Не знаю, спал ли я или только дремал. Я ждал, что вот-вот придут чернорубашечники и поведут меня на допрос. Я почему-то думал, что заключенных избивают именно ночью, и был готов к самому худшему. В памяти всплыли рассказы Скарны о застенках Германии и Италии, и я твердил себе: «С красными они не церемонятся». В полночь я проснулся: кто-то приоткрыл дверь. Не успел я подняться с койки, как надзиратель уже захлопнул дверь — это был ночной обход.
Наступило утро, через окно пробился тусклый свет. Всю ночь я проворочался на жесткой койке, и теперь у меня болели бока, а голова была точно свинцом налита. Едва протерев глаза, я стал обдумывать, что отвечать на допросе.
Зазвенел звонок, возвещая подъем. Принесли кофе: котелок желтой, мутной водички. Потом снова грохот отворяемых дверей. Надзиратель сказал: «Тебе передача». Протянул мне сверток: в нем было белье и листок бумаги, на котором рукой Джины были написаны мое имя и фамилия.
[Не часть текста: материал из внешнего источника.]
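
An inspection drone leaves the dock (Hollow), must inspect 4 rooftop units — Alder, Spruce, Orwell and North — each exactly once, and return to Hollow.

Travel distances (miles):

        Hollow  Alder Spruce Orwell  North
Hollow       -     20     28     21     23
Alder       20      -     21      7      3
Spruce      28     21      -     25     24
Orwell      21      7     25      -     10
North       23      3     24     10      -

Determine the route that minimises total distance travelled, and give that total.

With 4 stops there are 4!/2 = 12 distinct round trips (a route and its reverse cost the same).
Hollow - Alder - Spruce - Orwell - North - Hollow: 20+21+25+10+23 = 99
Hollow - Alder - Spruce - North - Orwell - Hollow: 20+21+24+10+21 = 96
Hollow - Alder - Orwell - Spruce - North - Hollow: 20+7+25+24+23 = 99
Hollow - Alder - Orwell - North - Spruce - Hollow: 20+7+10+24+28 = 89
Hollow - Alder - North - Spruce - Orwell - Hollow: 20+3+24+25+21 = 93
Hollow - Alder - North - Orwell - Spruce - Hollow: 20+3+10+25+28 = 86
Hollow - Spruce - Alder - Orwell - North - Hollow: 28+21+7+10+23 = 89
Hollow - Spruce - Alder - North - Orwell - Hollow: 28+21+3+10+21 = 83
Hollow - Spruce - Orwell - Alder - North - Hollow: 28+25+7+3+23 = 86
Hollow - Spruce - North - Alder - Orwell - Hollow: 28+24+3+7+21 = 83
Hollow - Orwell - Alder - Spruce - North - Hollow: 21+7+21+24+23 = 96
Hollow - Orwell - Spruce - Alder - North - Hollow: 21+25+21+3+23 = 93
The minimum is 83.
One optimal route: Hollow → Spruce → Alder → North → Orwell → Hollow (or its reverse).

83 miles — the shortest possible round trip.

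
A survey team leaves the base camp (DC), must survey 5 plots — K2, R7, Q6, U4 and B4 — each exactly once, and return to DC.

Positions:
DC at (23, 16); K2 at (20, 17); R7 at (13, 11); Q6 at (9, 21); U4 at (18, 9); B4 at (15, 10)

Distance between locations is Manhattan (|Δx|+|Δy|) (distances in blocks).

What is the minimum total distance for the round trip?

Minimum total distance: 52 blocks.

DC→K2→R7→Q6→U4→B4→DC: 4+13+14+21+4+14 = 70
DC→K2→R7→Q6→B4→U4→DC: 4+13+14+17+4+12 = 64
DC→K2→R7→U4→Q6→B4→DC: 4+13+7+21+17+14 = 76
DC→K2→R7→U4→B4→Q6→DC: 4+13+7+4+17+19 = 64
DC→K2→R7→B4→Q6→U4→DC: 4+13+3+17+21+12 = 70
DC→K2→R7→B4→U4→Q6→DC: 4+13+3+4+21+19 = 64
DC→K2→Q6→R7→U4→B4→DC: 4+15+14+7+4+14 = 58
DC→K2→Q6→R7→B4→U4→DC: 4+15+14+3+4+12 = 52
DC→K2→Q6→U4→R7→B4→DC: 4+15+21+7+3+14 = 64
DC→K2→Q6→U4→B4→R7→DC: 4+15+21+4+3+15 = 62
DC→K2→Q6→B4→R7→U4→DC: 4+15+17+3+7+12 = 58
DC→K2→Q6→B4→U4→R7→DC: 4+15+17+4+7+15 = 62
DC→K2→U4→R7→Q6→B4→DC: 4+10+7+14+17+14 = 66
DC→K2→U4→R7→B4→Q6→DC: 4+10+7+3+17+19 = 60
… (46 more)
The minimum is 52.
One optimal route: DC → K2 → Q6 → R7 → B4 → U4 → DC (or its reverse).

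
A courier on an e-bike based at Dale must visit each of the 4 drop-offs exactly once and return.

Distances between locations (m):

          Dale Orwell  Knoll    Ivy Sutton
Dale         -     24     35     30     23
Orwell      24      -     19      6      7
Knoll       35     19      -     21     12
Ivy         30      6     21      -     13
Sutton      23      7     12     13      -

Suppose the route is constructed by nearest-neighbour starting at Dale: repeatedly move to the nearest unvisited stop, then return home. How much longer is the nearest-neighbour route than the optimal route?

From Dale: Sutton=23, Orwell=24, Ivy=30, Knoll=35 → choose Sutton (23).
From Sutton: Orwell=7, Knoll=12, Ivy=13 → choose Orwell (7).
From Orwell: Ivy=6, Knoll=19 → choose Ivy (6).
From Ivy: Knoll=21 → choose Knoll (21).
NN route Dale → Sutton → Orwell → Ivy → Knoll → Dale costs 92.
Optimal: Dale → Orwell → Ivy → Knoll → Sutton → Dale costs 86 (by enumerating all 12 distinct tours).
Excess = 92 − 86 = 6.

6 m longer than the optimal tour.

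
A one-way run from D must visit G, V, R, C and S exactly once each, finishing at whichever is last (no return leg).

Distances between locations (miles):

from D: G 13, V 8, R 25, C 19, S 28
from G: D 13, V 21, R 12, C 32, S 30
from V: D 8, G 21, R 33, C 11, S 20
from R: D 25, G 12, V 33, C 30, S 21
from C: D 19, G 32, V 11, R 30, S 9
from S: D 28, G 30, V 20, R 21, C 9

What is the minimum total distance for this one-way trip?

There are 5! = 120 possible orderings.
D→G→V→R→C→S: 13+21+33+30+9 = 106
D→G→V→R→S→C: 13+21+33+21+9 = 97
D→G→V→C→R→S: 13+21+11+30+21 = 96
D→G→V→C→S→R: 13+21+11+9+21 = 75
D→G→V→S→R→C: 13+21+20+21+30 = 105
D→G→V→S→C→R: 13+21+20+9+30 = 93
D→G→R→V→C→S: 13+12+33+11+9 = 78
D→G→R→V→S→C: 13+12+33+20+9 = 87
D→G→R→C→V→S: 13+12+30+11+20 = 86
D→G→R→C→S→V: 13+12+30+9+20 = 84
D→G→R→S→V→C: 13+12+21+20+11 = 77
D→G→R→S→C→V: 13+12+21+9+11 = 66
D→G→C→V→R→S: 13+32+11+33+21 = 110
D→G→C→V→S→R: 13+32+11+20+21 = 97
… (106 more)
D→V→C→S→R→G: 8+11+9+21+12 = 61  ← best
The minimum is 61.
One shortest path: D → V → C → S → R → G.

61 miles — the minimum one-way total.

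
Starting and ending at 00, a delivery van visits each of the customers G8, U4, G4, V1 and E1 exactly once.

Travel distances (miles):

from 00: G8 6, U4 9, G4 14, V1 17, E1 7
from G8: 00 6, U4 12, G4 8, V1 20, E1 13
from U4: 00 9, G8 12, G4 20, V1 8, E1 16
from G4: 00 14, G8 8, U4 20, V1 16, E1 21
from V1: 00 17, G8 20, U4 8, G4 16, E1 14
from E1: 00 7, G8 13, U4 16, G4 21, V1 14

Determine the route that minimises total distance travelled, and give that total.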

Как это придает мужества — точно ты с близким человеком поговорил. Довольный, я закурил и стал шагать по камере. Пять шагов туда, пять обратно; я подумал, что Амелио двигаться не может и в тюрьму его отвезли на носилках. Мысль о нем вселяла в меня бодрость, и теперь я уже спокойно смотрел на решетку. «Ты в тюрьме, потому что сам этого захотел», — твердил я себе.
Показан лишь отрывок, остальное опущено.